I'm glad to be back, and still feel a little foolish about my foolishness. But still, I came back. And I feel good now. I'm worrying about things. I'm researching jobs, internships, graduate school programs. I've been spending hours with my eyes wide as fear, working the computer screen up and down, reminding myself to breathe, reminding myself that this is not the end, that there are years ahead, and big chances ahead, and that hope is still here, and maybe some things are attainable. Maybe I haven't missed the boat. And if I have, it'll be back around in time.
Sometimes I feel like God is after me. I called about some jobs I'd applied for, and I had connections, and the positions apparently had been filled just as I turned in my application. I looked up any job possibilities online and nothing seems remotely promising, or even legitimate. I'm looking at graduate schools, thinking about the people I know who've gotten in and how they were so much more involved with things on campus, and I was always so busy working multiple jobs. Sometimes I feel screwed.

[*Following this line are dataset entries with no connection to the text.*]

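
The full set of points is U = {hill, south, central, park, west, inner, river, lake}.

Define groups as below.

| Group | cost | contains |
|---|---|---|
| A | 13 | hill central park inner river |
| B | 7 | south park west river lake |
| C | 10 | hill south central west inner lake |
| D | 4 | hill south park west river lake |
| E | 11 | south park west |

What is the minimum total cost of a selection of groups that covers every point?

14

C, D together cover every point (C ∪ D = {hill, south, central, park, west, inner, river, lake}); total cost 10 + 4 = 14.
No covering selection has total cost below 14.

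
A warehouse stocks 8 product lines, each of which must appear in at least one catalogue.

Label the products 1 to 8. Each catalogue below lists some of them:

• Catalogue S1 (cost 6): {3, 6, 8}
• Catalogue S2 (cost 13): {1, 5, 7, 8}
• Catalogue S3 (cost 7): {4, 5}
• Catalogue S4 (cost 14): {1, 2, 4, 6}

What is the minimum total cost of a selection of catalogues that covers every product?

33

S1, S2, S4 together cover every product (S1 ∪ S2 ∪ S4 = {1, 2, 3, 4, 5, 6, 7, 8}); total cost 6 + 13 + 14 = 33.
The greedy pick S1, S3, S2, S4 costs 40; no covering selection beats 33.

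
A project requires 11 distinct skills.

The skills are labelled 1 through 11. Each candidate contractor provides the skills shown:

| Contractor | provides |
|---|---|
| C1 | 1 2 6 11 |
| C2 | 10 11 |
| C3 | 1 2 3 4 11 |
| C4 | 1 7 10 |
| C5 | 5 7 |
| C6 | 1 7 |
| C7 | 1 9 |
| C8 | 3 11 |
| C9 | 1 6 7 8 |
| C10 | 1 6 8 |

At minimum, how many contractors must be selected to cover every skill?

5

Take {C2, C3, C5, C7, C9}. Their union is {1, 2, 3, 4, 5, 6, 7, 8, 9, 10, 11}, which is all 11 skills.
No 4 of the 10 contractors cover everything (all 210 combinations miss at least one skill), so 5 is optimal.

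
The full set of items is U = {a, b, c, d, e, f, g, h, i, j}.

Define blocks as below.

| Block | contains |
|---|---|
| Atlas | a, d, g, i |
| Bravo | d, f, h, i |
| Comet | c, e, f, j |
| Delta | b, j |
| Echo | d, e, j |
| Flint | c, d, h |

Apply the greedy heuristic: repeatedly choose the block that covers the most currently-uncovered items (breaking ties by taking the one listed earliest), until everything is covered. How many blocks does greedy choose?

4

Greedy: pick Atlas (covers 4 new) → pick Comet (covers 4 new) → pick Bravo (covers 1 new) → pick Delta (covers 1 new). Total picks: 4.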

Truth be told, I may not have really tried yet. I know I'm scared. I'm really scared of taking a path, and missing out on a bunch of other paths; missing out on the other landscapes, cities, people, friends, lovers. I don't want to take the wrong path.
But I was thinking about this on my drive out to Holland. Is it possible, if we believe in any sort of diety, the Christian God perhaps, that we could take the wrong path? And what is predestination after all--how far does it extend? Are God's hands at my shoulders always, when I'm meeting my friends by accident at a coffee shop, when some stranger and I click, when my poem finally works, when I make the big mistake of losing myself in worry and fear and insecurity? Where is God? And what is he doing? I've asked these questions before. I've gotten answers.
I just don't want to choose wrong, you know. I don't want to miss out. I really don't want to miss out.
Amidst the questions, the deep swelling worried hope that I will take some course that will meet me with some sort of good life, maybe not perfect, maybe not bright and cheery, but organically beautiful, smelling of earth, smelling like morning breath and nasty cars, and good, like morning bodies, open as broken seeds, vibrant as the first stem of grass lifting her forefinger to the air.